Erik huffed out a breath, half-laughter. "I'll need to lie low for a few days, at least," he said. "How do you feel about having me around a bit longer?"

"I can't exactly send you back out into the night like this, can I," Charles said drily. "You'd undo all my good work before you get a mile away."

The children would enjoy having Erik around; they always did, on those occasional unexpected times he would come to call. The boys worshiped him from afar, frightened and admiring as he worked on his metals; the girls thought he was handsome and somehow tricked him into dancing with them or letting them wear his boots or hat. Charles could put him to work while he was here, anyhow; they could always use another hand, and Erik's abilities were plenty useful, even making allowances for the reduced use of his arm while he recovered.

"There's not a free bed to be had in the place, though," Charles said, taking his hand back.

"I think I'll survive being forced to share yours," Erik responded.

"I was thinking more along the lines of having you bed down in the stable," Charles shot back, but he did not expect Erik took his words very seriously, not when he followed them up by leaning across the wood dividing them to kiss Erik full on the mouth, and then stroking his hands down Erik's bare chest for some time while that went on.

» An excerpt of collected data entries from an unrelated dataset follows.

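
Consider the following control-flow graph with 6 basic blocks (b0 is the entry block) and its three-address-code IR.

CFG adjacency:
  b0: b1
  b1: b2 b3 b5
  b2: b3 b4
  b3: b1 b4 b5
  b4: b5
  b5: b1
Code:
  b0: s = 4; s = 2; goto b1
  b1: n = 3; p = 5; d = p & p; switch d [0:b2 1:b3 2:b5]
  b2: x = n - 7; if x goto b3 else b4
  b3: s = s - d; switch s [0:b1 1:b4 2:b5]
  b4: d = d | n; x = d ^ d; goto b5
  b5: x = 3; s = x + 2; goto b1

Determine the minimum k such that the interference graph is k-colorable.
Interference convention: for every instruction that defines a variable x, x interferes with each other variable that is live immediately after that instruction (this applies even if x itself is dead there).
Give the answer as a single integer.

def/use:
  b0: def={s} ue=∅
  b1: def={d,n,p} ue=∅
  b2: def={x} ue={n}
  b3: def={s} ue={d,s}
  b4: def={d,x} ue={d,n}
  b5: def={s,x} ue=∅

Live sets:
  live b0: ∅→{s}
  live b1: {s}→{d,n,s}
  live b2: {d,n,s}→{d,n,s}
  live b3: {d,n,s}→{d,n,s}
  live b4: {d,n}→∅
  live b5: ∅→{s}

Interfere edges:
  d: {n,s,x}
  n: {d,p,s,x}
  p: {n,s}
  s: {d,n,p,x}
  x: {d,n,s}

Colouring:
  clique {d,n,s,x} ⇒ need ≥ 4
  assign d→r2 n→r0 p→r2 s→r1 x→r3 — no edge inside a register ⇒ χ ≤ 4
  χ = 4

Answer: 4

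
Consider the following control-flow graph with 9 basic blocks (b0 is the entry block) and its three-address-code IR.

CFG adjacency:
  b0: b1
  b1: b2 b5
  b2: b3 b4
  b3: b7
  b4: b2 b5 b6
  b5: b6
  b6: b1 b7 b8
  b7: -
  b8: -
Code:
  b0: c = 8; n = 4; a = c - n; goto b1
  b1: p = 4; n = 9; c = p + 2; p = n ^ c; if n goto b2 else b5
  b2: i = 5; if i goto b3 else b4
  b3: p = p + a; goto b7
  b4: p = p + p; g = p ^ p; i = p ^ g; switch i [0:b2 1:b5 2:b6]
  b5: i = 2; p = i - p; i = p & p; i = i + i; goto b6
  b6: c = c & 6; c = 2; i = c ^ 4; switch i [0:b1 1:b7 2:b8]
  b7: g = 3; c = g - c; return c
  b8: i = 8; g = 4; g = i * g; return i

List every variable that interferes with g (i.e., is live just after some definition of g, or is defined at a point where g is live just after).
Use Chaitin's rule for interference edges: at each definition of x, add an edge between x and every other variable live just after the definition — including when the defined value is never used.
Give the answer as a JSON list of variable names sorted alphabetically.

Per-block:
  b0: {a,c,n} / ∅
  b1: {c,n,p} / ∅
  b2: {i} / ∅
  b3: {p} / {a,p}
  b4: {g,i,p} / {p}
  b5: {i,p} / {p}
  b6: {c,i} / {c}
  b7: {c,g} / {c}
  b8: {g,i} / ∅

Liveness:
  live b0: ∅→{a}
  live b1: {a}→{a,c,p}
  live b2: {a,c,p}→{a,c,p}
  live b3: {a,c,p}→{c}
  live b4: {a,c,p}→{a,c,p}
  live b5: {a,c,p}→{a,c}
  live b6: {a,c}→{a,c}
  live b7: {c}→∅
  live b8: ∅→∅

Interference:
  a — {c,g,i,n,p}
  c — {a,g,i,n,p}
  g — {a,c,i,p}
  i — {a,c,g,p}
  n — {a,c,p}
  p — {a,c,g,i,n}

N(g) = ["a", "c", "i", "p"]

Answer: ["a", "c", "i", "p"]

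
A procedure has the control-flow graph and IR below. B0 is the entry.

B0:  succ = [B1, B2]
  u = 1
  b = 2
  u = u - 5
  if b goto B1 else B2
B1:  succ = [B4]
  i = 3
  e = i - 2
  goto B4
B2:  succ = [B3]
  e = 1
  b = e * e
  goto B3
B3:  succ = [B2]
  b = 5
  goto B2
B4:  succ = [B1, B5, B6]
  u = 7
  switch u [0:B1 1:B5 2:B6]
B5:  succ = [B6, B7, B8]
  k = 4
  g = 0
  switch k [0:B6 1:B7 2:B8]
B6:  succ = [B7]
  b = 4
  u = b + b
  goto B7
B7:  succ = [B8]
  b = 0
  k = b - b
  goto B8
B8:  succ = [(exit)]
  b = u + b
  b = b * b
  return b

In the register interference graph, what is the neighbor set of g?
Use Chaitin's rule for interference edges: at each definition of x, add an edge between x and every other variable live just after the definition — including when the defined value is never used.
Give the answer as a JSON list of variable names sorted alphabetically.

Answer: ["b", "k", "u"]

Derivation:
Block summaries:
  B0: {b,u} / ∅
  B1: {e,i} / ∅
  B2: {b,e} / ∅
  B3: {b} / ∅
  B4: {u} / ∅
  B5: {g,k} / ∅
  B6: {b,u} / ∅
  B7: {b,k} / ∅
  B8: {b} / {b,u}

Live sets:
  B0: in=∅ out={b}
  B1: in={b} out={b}
  B2: in=∅ out=∅
  B3: in=∅ out=∅
  B4: in={b} out={b,u}
  B5: in={b,u} out={b,u}
  B6: in=∅ out={u}
  B7: in={u} out={b,u}
  B8: in={b,u} out=∅

Interference:
  b↔{e,g,i,k,u}
  e↔{b}
  g↔{b,k,u}
  i↔{b}
  k↔{b,g,u}
  u↔{b,g,k}

N(g) = ["b", "k", "u"]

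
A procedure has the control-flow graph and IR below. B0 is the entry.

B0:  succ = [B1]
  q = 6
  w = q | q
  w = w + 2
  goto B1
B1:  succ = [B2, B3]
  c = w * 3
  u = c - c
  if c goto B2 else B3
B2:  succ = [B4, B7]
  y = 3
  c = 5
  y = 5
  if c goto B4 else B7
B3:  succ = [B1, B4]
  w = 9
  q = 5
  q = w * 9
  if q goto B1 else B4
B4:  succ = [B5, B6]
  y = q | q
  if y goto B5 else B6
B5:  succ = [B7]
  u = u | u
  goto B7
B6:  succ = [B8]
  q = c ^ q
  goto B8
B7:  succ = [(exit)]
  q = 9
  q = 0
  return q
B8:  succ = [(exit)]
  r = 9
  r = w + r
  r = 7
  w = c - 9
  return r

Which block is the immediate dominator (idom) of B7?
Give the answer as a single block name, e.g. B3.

idom tree: B1←B0 B2←B1 B3←B1 B4←B1 B5←B4 B6←B4 B7←B1 B8←B6
Dom∩ at merges:
  B1: preds {B0,B3}: {B0} ∩ {B0,B1,B3} = {B0}; idom=B0
  B4: preds {B2,B3}: {B0,B1,B2} ∩ {B0,B1,B3} = {B0,B1}; idom=B1
  B7: preds {B2,B5}: {B0,B1,B2} ∩ {B0,B1,B4,B5} = {B0,B1}; idom=B1

idom(B7) = B1

Answer: B1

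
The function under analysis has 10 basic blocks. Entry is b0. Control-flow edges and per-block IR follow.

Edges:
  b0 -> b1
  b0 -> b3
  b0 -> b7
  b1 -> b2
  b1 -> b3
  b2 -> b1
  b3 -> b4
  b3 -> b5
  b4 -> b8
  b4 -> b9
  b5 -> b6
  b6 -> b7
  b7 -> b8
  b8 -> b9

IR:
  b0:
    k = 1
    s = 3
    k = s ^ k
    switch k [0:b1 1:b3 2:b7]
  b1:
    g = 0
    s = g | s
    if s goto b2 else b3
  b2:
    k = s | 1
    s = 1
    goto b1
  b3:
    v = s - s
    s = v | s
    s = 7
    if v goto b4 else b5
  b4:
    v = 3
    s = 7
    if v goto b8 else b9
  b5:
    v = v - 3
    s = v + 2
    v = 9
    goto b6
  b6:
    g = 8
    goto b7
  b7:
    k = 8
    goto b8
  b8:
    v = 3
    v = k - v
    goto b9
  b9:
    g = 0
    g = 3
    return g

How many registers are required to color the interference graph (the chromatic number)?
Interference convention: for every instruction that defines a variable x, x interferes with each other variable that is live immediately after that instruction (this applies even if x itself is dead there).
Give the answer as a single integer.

def/use:
  b0: {k,s} / ∅
  b1: {g,s} / {s}
  b2: {k,s} / {s}
  b3: {s,v} / {s}
  b4: {s,v} / ∅
  b5: {s,v} / {v}
  b6: {g} / ∅
  b7: {k} / ∅
  b8: {v} / {k}
  b9: {g} / ∅

Liveness:
  b0 li=∅ lo={k,s}
  b1 li={k,s} lo={k,s}
  b2 li={s} lo={k,s}
  b3 li={k,s} lo={k,v}
  b4 li={k} lo={k}
  b5 li={v} lo=∅
  b6 li=∅ lo=∅
  b7 li=∅ lo={k}
  b8 li={k} lo=∅
  b9 li=∅ lo=∅

Interfere edges:
  g↔{k,s}
  k↔{g,s,v}
  s↔{g,k,v}
  v↔{k,s}

Chromatic number:
  clique {g,k,s} ⇒ need ≥ 3
  assign g→c2 k→c0 s→c1 v→c2 — no edge inside a register ⇒ χ ≤ 3
  χ = 3

Answer: 3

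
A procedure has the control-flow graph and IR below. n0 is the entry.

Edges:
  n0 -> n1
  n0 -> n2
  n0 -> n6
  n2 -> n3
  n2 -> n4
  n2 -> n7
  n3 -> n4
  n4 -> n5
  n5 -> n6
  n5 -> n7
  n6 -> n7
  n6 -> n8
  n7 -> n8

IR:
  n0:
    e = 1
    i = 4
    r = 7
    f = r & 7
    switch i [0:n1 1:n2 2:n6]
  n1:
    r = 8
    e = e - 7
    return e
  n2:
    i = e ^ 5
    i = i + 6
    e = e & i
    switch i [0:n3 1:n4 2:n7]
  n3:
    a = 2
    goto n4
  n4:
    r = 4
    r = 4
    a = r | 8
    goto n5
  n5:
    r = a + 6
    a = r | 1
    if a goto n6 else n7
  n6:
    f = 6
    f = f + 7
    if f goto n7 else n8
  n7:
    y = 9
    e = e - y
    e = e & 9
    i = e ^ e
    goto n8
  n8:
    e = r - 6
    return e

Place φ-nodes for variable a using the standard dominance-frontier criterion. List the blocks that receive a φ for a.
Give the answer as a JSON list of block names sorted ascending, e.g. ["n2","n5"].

idom tree: n1←n0 n2←n0 n3←n2 n4←n2 n5←n4 n6←n0 n7←n0 n8←n0
Dom∩ at merges:
  n4: preds {n2,n3}: {n0,n2} ∩ {n0,n2,n3} = {n0,n2}; idom=n2
  n6: preds {n0,n5}: {n0} ∩ {n0,n2,n4,n5} = {n0}; idom=n0
  n7: preds {n2,n5,n6}: {n0,n2} ∩ {n0,n2,n4,n5} ∩ {n0,n6} = {n0}; idom=n0
  n8: preds {n6,n7}: {n0,n6} ∩ {n0,n7} = {n0}; idom=n0

DF walk-up:
  n4←n2: walk · to n2
  n4←n3: walk n3 to n2
  n6←n0: walk · to n0
  n6←n5: walk n5→n4→n2 to n0
  n7←n2: walk n2 to n0
  n7←n5: walk n5→n4→n2 to n0
  n7←n6: walk n6 to n0
  n8←n6: walk n6 to n0
  n8←n7: walk n7 to n0
  n0: DF=∅
  n1: DF=∅
  n2: DF={n6,n7}
  n3: DF={n4}
  n4: DF={n6,n7}
  n5: DF={n6,n7}
  n6: DF={n7,n8}
  n7: DF={n8}
  n8: DF=∅

φ for a: defs {n3,n4,n5}
  DF⁺ = {n4,n6,n7,n8}

Answer: ["n4", "n6", "n7", "n8"]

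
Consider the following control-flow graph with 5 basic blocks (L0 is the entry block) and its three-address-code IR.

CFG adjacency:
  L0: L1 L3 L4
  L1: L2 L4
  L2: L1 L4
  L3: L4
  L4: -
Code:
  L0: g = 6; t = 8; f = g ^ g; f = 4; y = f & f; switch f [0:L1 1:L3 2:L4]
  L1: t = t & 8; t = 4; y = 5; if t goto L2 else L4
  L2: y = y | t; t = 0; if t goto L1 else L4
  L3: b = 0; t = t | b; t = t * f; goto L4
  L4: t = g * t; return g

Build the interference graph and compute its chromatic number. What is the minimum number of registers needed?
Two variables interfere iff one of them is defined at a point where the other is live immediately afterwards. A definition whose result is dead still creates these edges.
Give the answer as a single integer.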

The kiss ended eventually. Charles's neck ached from the angle, and it was later than sin. "You know the way," he said. "Go on up and I'll join you once I clean up after you. Like I always do," he added.

"I wouldn't keep asking you if you weren't so good at it," Erik said, already rising from his chair. Charles snorted, and swatted him away, but Erik stole one more kiss before he left the room.

He gathered the bloody rags and water and Erik's empty stew bowl, putting them all out of the way, and then he put out all the candles. One last mental purview of his home and its residents -- all safe, still, all sound -- and he made his way towards his bedroom and sleep at last.